On a Hilbert space $\mathcal{H}$, it is well known that trace class operators have a finite trace. However, there are operators which are not trace class but have a finite trace, e.g. the unilateral shift. Then, consider a (bounded) operator $A$ such that $$ c=\sum_{n=1}^{\infty}\langle x_n,A x_n\rangle<\infty, $$ for some orthonormal basis $\{x_1,x_2,\ldots\}$. I'm not sure whether this is enough for the trace of $A$ to be defined in a basis independent way. Namely, $\mathrm{tr}(A)=\sum_{n=1}^{\infty}\langle y_n,A y_n\rangle=c$ for any orthonormal basis $\{y_1,y_2,\ldots\}$.

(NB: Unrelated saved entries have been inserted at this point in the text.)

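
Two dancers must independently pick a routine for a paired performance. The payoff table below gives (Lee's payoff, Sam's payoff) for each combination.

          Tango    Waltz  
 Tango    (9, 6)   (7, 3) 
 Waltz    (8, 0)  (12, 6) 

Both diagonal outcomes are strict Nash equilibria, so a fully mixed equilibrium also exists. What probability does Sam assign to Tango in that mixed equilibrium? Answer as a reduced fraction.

5/6

Sam's mix q on Tango must make Lee indifferent between Tango and Waltz.
Lee's payoff from Tango: 9q + 7(1−q). From Waltz: 8q + 12(1−q).
Set equal: 1q = 5(1−q) → q = 5/6.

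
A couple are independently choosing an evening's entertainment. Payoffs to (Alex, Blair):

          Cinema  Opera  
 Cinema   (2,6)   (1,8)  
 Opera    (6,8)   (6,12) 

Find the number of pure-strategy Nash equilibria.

Both Opera: Alex gets 6 (best alternative 1); Blair gets 12 (best alternative 8). Neither deviates — NE.
Both Cinema is not a NE: Alex would switch to Opera (6 > 2).
No other cell survives both best-response checks, so there is 1 pure NE.

1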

In the classics von Neumann's book on Mathematical Foundations of Quantum Mecanics, Sec. II.11, he commented this is true (in fact, he did not consider trace class operators) using essentially the following argument: $$ c=\sum_{n=1}^{\infty}\langle x_n,A x_n\rangle=\sum_{n=1}^{\infty}\sum_{m=1}^{\infty}\langle x_n,y_m\rangle \langle y_m, A x_n\rangle=\sum_{m=1}^{\infty}\sum_{n=1}^{\infty}\langle y_m, A x_n\rangle\langle x_n,y_m\rangle=\sum_{m=1}^{\infty}\langle y_m,A y_m\rangle. $$ However, it is not clear to me that the double sum can be switched. Using that $|\langle u,y_m \rangle \langle y_m, v\rangle|\leq \frac12 (|\langle u,y_m \rangle|^2+|\langle v,y_m \rangle|^2)$ it is obtained that $$ \sum_{m=1}^{\infty}\langle x_n,y_n\rangle \langle y_n, A x_n\rangle $$ is absolutely convergent. Is this enough for the summation switch?
Thank you in advance.
EDIT: As Robert Israel points, $\sum_{n=1}^{\infty}\langle x_n,A x_n\rangle$ must be absolutely convergent. Is it enough?
If the sum $\sum_{n=1}^\infty \langle x_n, A x_n \rangle$ is only conditionally convergent, you can take the same basis $x_n$ but rearranged, and get a sum that diverges, or converges to an arbitrary value: see the Riemann rearrangement theorem.